Not only that, but you get into a chicken and egg situation: does having a controlling family create anorexia nervosa, or is having a child who is starving herself to death lead parents to become overly controlling? A child who is more temperamental is often somewhat more difficult to raise than one who is not, leading some parents to engage in problematic parenting practices with one of their children but not others.

The whole question of “what causes” a disorder is further complicated by the fact that with the vast majority of psychiatric diagnoses, there are no necessary or sufficient causes of any sort – only risk factors that increase the odds someone will develop a disorder, and mitigating factors that decrease those odds. And there are usually hundreds of these factors operating over time.

So what standards do I use in forming my opinions about various disorders? To me, by far the most important metric is whether the symptoms of the disorder only appear under certain social conditions, and disappear when the social conditions change. Real brain diseases like schizophrenia do not do that; they are present almost all the time. You see victims “responding to internal stimuli” whether you are talking to them one-on-one or observing out of the corner of your eye on a ward in a state hospital them when they don’t realize they are being observed by staff. They show them no matter who is talking to them, or even if they are put alone in a room in a psychiatric ER with a hidden video camera keeping a watchful eye on them.

Someone with, say, a melancholic depression reacts at a snail’s pace compared to the way they usually react (psychomotor retardation) every waking moment no matter where they are or who they are with, and stay in that state all day every day, sometimes for weeks at a stretch. Luckily, when I trained we could keep patients in the hospital that long so we could see this; today’s trainees do not get to do that any more, so are more easily fooled.

On the other hand, borderline personality disorder symptoms are not like that at all. I would see patients with the disorder acting out with staff in a psychiatric hospital, but behaving completely appropriately with the other patients when they didn’t know I was observing them. In fact, they are famous for acting one way in the presence of certain staff members and exactly the opposite when in the presence of others, leading the two groups to fight with each other (the staff split)!

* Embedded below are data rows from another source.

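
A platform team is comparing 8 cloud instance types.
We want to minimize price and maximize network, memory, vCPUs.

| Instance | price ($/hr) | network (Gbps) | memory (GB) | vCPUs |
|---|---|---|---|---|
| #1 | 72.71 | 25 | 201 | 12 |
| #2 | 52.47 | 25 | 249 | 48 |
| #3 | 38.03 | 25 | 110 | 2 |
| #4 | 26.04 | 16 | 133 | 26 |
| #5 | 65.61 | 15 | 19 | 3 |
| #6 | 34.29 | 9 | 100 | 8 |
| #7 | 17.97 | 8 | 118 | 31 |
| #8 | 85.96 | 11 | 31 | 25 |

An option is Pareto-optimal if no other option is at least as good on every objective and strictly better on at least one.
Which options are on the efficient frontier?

#2, #3, #4, #7

#1: dominated by #2 (price 52.47≤72.71, network 25≥25, memory 249≥201, vCPUs 48≥12).
#2: not dominated (best memory).
#3: not dominated.
#4: not dominated.
#5: dominated by #2 (price 52.47≤65.61, network 25≥15, memory 249≥19, vCPUs 48≥3).
#6: dominated by #4 (price 26.04≤34.29, network 16≥9, memory 133≥100, vCPUs 26≥8).
#7: not dominated (best price).
#8: dominated by #2 (price 52.47≤85.96, network 25≥11, memory 249≥31, vCPUs 48≥25).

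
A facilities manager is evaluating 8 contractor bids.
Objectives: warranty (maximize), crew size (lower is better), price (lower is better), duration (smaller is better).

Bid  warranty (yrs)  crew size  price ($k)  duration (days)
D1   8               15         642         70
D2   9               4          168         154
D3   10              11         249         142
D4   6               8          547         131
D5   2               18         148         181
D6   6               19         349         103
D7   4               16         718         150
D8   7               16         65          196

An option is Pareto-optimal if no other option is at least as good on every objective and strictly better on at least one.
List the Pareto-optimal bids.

D1, D2, D3, D4, D5, D6, D8

D1: not dominated (best duration).
D2: not dominated (best crew size).
D3: not dominated (best warranty).
D4: not dominated.
D5: not dominated.
D6: not dominated.
D7: dominated by D1 (warranty 8≥4, crew size 15≤16, price 642≤718, duration 70≤150).
D8: not dominated (best price).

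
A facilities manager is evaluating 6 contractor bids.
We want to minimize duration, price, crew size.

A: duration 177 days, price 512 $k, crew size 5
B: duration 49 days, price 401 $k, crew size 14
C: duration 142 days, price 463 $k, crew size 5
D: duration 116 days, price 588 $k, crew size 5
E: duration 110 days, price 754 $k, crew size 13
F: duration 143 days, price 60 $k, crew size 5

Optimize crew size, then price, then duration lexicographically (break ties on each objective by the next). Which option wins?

First minimize crew size: best is 5, kept {A, C, D, F}.
Then minimize price: best is 60, kept {F}.

F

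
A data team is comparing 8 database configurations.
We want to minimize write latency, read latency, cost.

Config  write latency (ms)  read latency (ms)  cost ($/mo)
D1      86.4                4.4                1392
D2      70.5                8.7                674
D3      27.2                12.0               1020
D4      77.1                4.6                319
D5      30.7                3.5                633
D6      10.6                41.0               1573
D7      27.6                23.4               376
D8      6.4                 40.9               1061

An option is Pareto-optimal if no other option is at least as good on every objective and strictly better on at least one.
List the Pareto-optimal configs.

D1: dominated by D5 (write latency 30.7≤86.4, read latency 3.5≤4.4, cost 633≤1392).
D2: dominated by D5 (write latency 30.7≤70.5, read latency 3.5≤8.7, cost 633≤674).
D3: not dominated.
D4: not dominated (best cost).
D5: not dominated (best read latency).
D6: dominated by D8 (write latency 6.4≤10.6, read latency 40.9≤41.0, cost 1061≤1573).
D7: not dominated.
D8: not dominated (best write latency).

D3, D4, D5, D7, D8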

I’ve seen people I know who have the disorder out and about at music festivals and theaters acting as normally and appropriately as anyone else. In therapy, certain emotional reactions and provocative behavior would come out of them if the therapist did one thing, but would disappear quickly if the therapist changed to doing something else.

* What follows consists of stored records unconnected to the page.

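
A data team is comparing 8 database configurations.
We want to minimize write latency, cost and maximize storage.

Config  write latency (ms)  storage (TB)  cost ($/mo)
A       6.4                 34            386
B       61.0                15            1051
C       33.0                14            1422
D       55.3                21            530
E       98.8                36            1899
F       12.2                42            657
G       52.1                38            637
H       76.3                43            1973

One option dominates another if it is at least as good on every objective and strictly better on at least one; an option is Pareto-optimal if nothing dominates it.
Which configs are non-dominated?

A: not dominated (best write latency).
B: dominated by A (write latency 6.4≤61.0, storage 34≥15, cost 386≤1051).
C: dominated by A (write latency 6.4≤33.0, storage 34≥14, cost 386≤1422).
D: dominated by A (write latency 6.4≤55.3, storage 34≥21, cost 386≤530).
E: dominated by F (write latency 12.2≤98.8, storage 42≥36, cost 657≤1899).
F: not dominated.
G: not dominated.
H: not dominated (best storage).

A, F, G, H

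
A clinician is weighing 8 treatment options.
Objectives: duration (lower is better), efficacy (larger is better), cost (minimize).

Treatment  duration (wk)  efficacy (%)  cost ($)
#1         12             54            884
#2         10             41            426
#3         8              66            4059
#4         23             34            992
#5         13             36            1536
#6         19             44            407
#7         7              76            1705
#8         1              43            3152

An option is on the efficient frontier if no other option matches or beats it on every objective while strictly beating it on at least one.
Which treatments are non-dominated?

#1, #2, #6, #7, #8

#1: not dominated.
#2: not dominated.
#3: dominated by #7 (duration 7≤8, efficacy 76≥66, cost 1705≤4059).
#4: dominated by #1 (duration 12≤23, efficacy 54≥34, cost 884≤992).
#5: dominated by #1 (duration 12≤13, efficacy 54≥36, cost 884≤1536).
#6: not dominated (best cost).
#7: not dominated (best efficacy).
#8: not dominated (best duration).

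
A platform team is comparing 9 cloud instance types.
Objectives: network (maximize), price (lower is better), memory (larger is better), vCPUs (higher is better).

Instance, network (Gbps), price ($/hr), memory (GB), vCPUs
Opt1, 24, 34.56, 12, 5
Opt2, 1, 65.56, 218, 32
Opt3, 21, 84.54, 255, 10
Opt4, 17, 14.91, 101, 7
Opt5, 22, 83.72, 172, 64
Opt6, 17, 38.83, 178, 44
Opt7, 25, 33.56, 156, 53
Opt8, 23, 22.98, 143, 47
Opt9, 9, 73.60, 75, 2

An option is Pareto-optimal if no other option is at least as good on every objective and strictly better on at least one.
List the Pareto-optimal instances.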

In looking at neuroscience evidence, an important metric in distinguishing disease from mere dysfunction is the sheer number of different types of brain anomalies and other neurological findings. As I said, a single fMRI finding alone tells you nothing. But a whole bunch of different fMRI abnormalities with some of them completely unrelated to the symptoms of the disorder suggests a brain disease. For example, people with schizophrenia tend to have a lot of different abnormalities, many of which have nothing to do with delusions or hallucinations. One cannot be certain, of course, but I would be hard pressed to explain many of these neurological findings in terms of conditioned responses to particular social environmental stimuli.